Households' spending power 'recovering'
The typical level of disposable income - or spending power - available to households in the UK was £25,700 in 2014-15, official figures show.
This level of income - the median average - was £1,500 higher than the recent low of 2012-13, the Office for National Statistics (ONS) said.
It marks some recovery in incomes which had been hit by the financial crisis.
Retired households, whose state pensions have been protected, have had a much smoother ride.
The ONS suggested that household incomes during and after the financial crisis were moving at a different pace for retired households and working families.
The typical incomes of retired households rose by 7.7%, a total rise of £1,500, between 2007-08 and 2014-15.
Some income has been protected by the so-called triple lock - a government promise which means the state pension rises each April to match the highest of inflation, earnings, or 2.5%.

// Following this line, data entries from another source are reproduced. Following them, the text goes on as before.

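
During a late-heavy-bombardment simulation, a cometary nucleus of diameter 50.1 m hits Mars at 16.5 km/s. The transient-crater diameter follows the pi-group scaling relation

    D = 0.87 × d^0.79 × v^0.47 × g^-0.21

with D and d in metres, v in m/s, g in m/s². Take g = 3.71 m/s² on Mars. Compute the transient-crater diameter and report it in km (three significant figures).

In SI units: v = 16500 m/s.
d^0.79 = 50.1^0.79 = 22.02
v^0.47 = 16500^0.47 = 95.99
g^-0.21 = 3.71^-0.21 = 0.7593
D = 0.87 × 22.02 × 95.99 × 0.7593 = 1396 m
   = 1.396 km

D ≈ 1.40 km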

In contrast, non-retired households - including working families - have still not seen a full recovery of incomes compared to before the financial crisis. This group's household disposable income was still 3.1%, or £900, below the level seen in 2007-08.
Matt Whittaker, chief economist at the Resolution Foundation think-tank, said: "Strong jobs growth and ultra-low inflation have finally pushed living standards back above where they were before the financial crisis. But the downturn has been felt very differently between generations, and across the UK.

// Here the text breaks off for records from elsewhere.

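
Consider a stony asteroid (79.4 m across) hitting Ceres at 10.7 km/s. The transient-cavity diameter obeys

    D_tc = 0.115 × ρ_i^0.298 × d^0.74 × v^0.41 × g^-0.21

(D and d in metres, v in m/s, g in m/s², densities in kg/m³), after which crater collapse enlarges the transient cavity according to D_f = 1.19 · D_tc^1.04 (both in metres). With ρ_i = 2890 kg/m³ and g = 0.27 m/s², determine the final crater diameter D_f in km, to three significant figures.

v = 10700 m/s.
ρ_i^0.298 = 2890^0.298 = 10.75
d^0.74 = 79.4^0.74 = 25.46
v^0.41 = 10700^0.41 = 44.88
g^-0.21 = 0.27^-0.21 = 1.316
D_tc = 0.115 × 10.75 × 25.46 × 44.88 × 1.316 = 1859 m
D_f = 1.19 × (1859)^1.04 = 2989 m
     = 2.989 km

D_f ≈ 2.99 km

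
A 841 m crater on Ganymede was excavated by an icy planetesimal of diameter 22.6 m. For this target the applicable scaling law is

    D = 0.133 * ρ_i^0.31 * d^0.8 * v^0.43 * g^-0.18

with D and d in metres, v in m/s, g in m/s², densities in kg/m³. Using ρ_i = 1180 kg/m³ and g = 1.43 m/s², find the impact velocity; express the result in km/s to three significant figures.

Rearranging for v: v = [D / (0.133 · 1180^0.31 · 22.6^0.8 · 1.43^-0.18)]^(1/0.43).
1180^0.31 = 8.959
22.6^0.8 = 12.11
1.43^-0.18 = 0.9376
Denominator = 0.133 × 8.959 × 12.11 × 0.9376 = 13.53
D / 13.53 = 841 / 13.53 = 62.16
v = 62.16^(1/0.43) = 62.16^2.3256 = 14825 m/s

v ≈ 14.8 km/s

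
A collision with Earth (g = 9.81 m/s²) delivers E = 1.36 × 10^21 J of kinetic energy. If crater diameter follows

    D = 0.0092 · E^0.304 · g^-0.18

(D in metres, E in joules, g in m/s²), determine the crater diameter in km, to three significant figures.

D ≈ 16.2 km

E^0.304 = (1.36 × 10^21)^0.304 = 2.658 × 10^6
g^-0.18 = 9.81^-0.18 = 0.6630
D = 0.0092 × 2.658 × 10^6 × 0.6630 = 16213 m
   = 16.21 km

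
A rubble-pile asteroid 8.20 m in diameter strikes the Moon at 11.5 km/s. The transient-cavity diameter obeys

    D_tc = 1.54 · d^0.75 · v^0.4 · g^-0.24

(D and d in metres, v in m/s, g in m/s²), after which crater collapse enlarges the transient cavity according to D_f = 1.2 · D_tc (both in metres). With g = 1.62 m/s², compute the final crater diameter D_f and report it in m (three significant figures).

v = 11500 m/s.
d^0.75 = 8.2^0.75 = 4.846
v^0.4 = 11500^0.4 = 42.10
g^-0.24 = 1.62^-0.24 = 0.8907
D_tc = 1.54 × 4.846 × 42.10 × 0.8907 = 279.8 m
D_f = 1.2 × 279.8 = 335.8 m

D_f ≈ 336 m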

"This generational divide opened up well before the financial crisis landed. As a result, typical working age families are no better off today than they were a decade ago, while typical pensioner incomes are 15% higher.

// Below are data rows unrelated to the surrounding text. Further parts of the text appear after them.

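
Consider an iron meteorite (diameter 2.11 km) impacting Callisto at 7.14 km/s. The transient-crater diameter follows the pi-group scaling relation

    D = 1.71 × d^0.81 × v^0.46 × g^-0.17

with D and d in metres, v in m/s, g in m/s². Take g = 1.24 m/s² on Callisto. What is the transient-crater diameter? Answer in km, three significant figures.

D ≈ 48.1 km

In SI units: d = 2110 m, v = 7140 m/s.
d^0.81 = 2110^0.81 = 492.8
v^0.46 = 7140^0.46 = 59.25
g^-0.17 = 1.24^-0.17 = 0.9641
D = 1.71 × 492.8 × 59.25 × 0.9641 = 48137 m
   = 48.14 km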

"This divide is unlikely to widen in the coming years, but nor do we see any sign of narrowing. By 2020, pensioner incomes are set to be over a third higher than they were at the turn of the century - more than double the increase experienced by working-age households."
However, the ONS pointed out that the most recent increase in disposable incomes across UK households had been driven largely by average earnings rising faster than inflation and continued growth in employment rates.